How do you get the size of array that is passed into the function?

Question

I am trying to write a function that prints out the elements in an array. However when I work with the arrays that are passed, I don't know how to iterate over the array.

void
print_array(int* b)
{
  int sizeof_b = sizeof(b) / sizeof(b[0]);
  int i;
  for (i = 0; i < sizeof_b; i++)
    {
      printf("%d", b[i]);
    }
}

What is the best way to do iterate over the passed array?

Answer 1

You need to also pass the size of the array to the function.
When you pass in the array to your function, you are really passing in the address of the first element in that array. So the pointer is only pointing to the first element once inside your function.

Since memory in the array is continuous though, you can still use pointer arithmetic such as (b+1) to point to the second element or equivalently b[1]

void print_array(int* b, int num_elements)
{
  for (int i = 0; i < num_elements; i++)
    {
      printf("%d", b[i]);
    }
}

This trick only works with arrays not pointers:

sizeof(b) / sizeof(b[0])

... and arrays are not the same as pointers.

Answer 2

Why don't you use function templates for this (C++)?
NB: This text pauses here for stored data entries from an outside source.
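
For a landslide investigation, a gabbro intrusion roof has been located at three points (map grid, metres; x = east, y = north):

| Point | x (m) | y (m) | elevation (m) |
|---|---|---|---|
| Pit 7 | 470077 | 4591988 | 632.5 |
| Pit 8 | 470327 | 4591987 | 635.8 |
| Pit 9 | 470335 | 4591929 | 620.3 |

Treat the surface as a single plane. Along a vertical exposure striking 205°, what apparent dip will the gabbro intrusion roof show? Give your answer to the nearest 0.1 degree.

14.0°

Let the plane be z = a·x + b·y + c.
Pit 8−Pit 7: 250a − 1b = 3.3;  Pit 9−Pit 7: 258a − 59b = −12.2.
Solving gives a = 0.01428, b = 0.26921.
Unit vector along 205° is (sin 205°, cos 205°) = (-0.4226, -0.9063).
Slope in that direction = a·(-0.4226) + b·(-0.9063) = −0.25002.
Apparent dip = arctan|0.25002| = 14.0° (true dip is 15.1°, so apparent ≤ true as expected).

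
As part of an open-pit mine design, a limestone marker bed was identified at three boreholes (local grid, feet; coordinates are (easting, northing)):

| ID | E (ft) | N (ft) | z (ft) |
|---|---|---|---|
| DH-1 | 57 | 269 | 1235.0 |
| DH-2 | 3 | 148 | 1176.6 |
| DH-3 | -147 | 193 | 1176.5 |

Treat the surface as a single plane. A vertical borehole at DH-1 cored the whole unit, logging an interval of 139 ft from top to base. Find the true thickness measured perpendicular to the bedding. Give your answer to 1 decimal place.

Two edge vectors: DH-1→DH-2 = (-54, -121, -58.4), DH-1→DH-3 = (-204, -76, -58.5).
Normal n = (DH-1→DH-2) × (DH-1→DH-3) = (2640.1, 8754.6, -20580).
So ∂z/∂E = −n_x/n_z = 0.12828 and ∂z/∂N = −n_y/n_z = 0.42539.
|∇z| = √(a²+b²) = 0.44432, so dip δ = arctan(0.44432) = 23.96°.
True thickness = vertical thickness × cos δ = 139 × cos 23.96° = 127.0 ft.

127.0 ft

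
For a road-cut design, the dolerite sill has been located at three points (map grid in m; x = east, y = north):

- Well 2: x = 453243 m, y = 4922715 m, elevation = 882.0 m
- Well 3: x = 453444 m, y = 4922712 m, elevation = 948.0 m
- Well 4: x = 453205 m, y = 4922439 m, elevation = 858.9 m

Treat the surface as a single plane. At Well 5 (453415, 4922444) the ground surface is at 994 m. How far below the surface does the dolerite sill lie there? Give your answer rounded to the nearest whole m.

Two edge vectors: Well 2→Well 3 = (201, -3, 66), Well 2→Well 4 = (-38, -276, -23.1).
Normal n = (Well 2→Well 3) × (Well 2→Well 4) = (18285.3, 2135.1, -55590).
So ∂z/∂x = −n_x/n_z = 0.32893146 and ∂z/∂y = −n_y/n_z = 0.03840799.
Intercept c from Well 2: 882 − 149085.88 − 189071.57 = −337275.46.
At (453415, 4922444): z_contact = 149142.5 + 189061.2 − 337275.46 = 928.2 m.
Depth below ground = 994 − 928.2 = 66 m.

66 m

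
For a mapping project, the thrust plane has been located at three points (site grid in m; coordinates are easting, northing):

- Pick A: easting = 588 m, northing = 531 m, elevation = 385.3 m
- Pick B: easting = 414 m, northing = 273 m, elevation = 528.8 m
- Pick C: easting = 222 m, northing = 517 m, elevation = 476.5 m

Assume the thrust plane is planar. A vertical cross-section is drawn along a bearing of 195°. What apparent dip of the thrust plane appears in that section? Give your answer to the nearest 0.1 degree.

24.0°

Two edge vectors: Pick A→Pick B = (-174, -258, 143.5), Pick A→Pick C = (-366, -14, 91.2).
Normal n = (Pick A→Pick B) × (Pick A→Pick C) = (-21520.6, -36652.2, -91992).
So ∂z/∂easting = −n_x/n_z = −0.23394 and ∂z/∂northing = −n_y/n_z = −0.39843.
Unit vector along 195° is (sin 195°, cos 195°) = (-0.2588, -0.9659).
Slope in that direction = a·(-0.2588) + b·(-0.9659) = 0.44540.
Apparent dip = arctan|0.44540| = 24.0° (true dip is 24.8°, so apparent ≤ true as expected).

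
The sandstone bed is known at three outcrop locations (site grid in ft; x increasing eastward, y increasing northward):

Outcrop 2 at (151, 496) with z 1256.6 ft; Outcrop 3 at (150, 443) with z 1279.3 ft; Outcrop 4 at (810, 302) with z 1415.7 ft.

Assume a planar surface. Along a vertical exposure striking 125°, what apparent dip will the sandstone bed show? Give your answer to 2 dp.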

template<class T, int N> void f(T (&r)[N]){
}

int main(){
    int buf[10];
    f(buf);
}

EDIT 2:

The qn now appears to have C tag and the C++ tag is removed.

Answer 3

You could try this...

#include <cstdio>                                                               

void 
print_array(int b[], size_t N) 
{ 
    for (int i = 0; i < N; ++i) 
        printf("%d ", b[i]);
    printf("\n");
}

template <size_t N>
inline void 
print_array(int (&b)[N]) 
{
    // could have loop here, but inline forwarding to
    // single function eliminates code bloat...
    print_array(b, N);
}                                                                                

int main()                                                                      
{                                                                               
    int a[] = { 1, 2 };                                                         
    int b[] = { };
    int c[] = { 1, 2, 3, 4, 5 };                                                

    print_array(a);                                                             
    // print_array(b);                                                          
    print_array(c);                                                             
}

...interestingly b doesn't work...

array_size.cc: In function `int main()':
array_size.cc:19: error: no matching function for call to `print_array(int[0u])'

JoshD points out in comments below the issue re 0 sized arrays (a GCC extension), and the size inference above.

Answer 4

For C, you have to pass the length (number of elements)of the array.

For C++, you can pass the length, BUT, if you have access to C++0x, BETTER is to use std::array. See here and here. It carries the length, and provides check for out-of-bound if you access elements using the at() member function.

Answer 5

In C99, you can require that an array an array has at least n elements thusly:

void print_array(int b[static n]);

6.7.5.3.7: A declaration of a parameter as ‘‘array of type’’ shall be adjusted to ‘‘qualified pointer to type’’, where the type qualifiers (if any) are those specified within the [ and ] of the array type derivation. If the keyword static also appears within the [ and ] of the array type derivation, then for each call to the function, the value of the corresponding actual argument shall provide access to the first element of an array with at least as many elements as specified by the size expression.

In GCC you can pass the size of an array implicitly like this:

void print_array(int n, int b[n]);

Answer 6

In c++ you can also use a some type of list class implemented as an array with a size method or as a struct with a size member(in c or c++).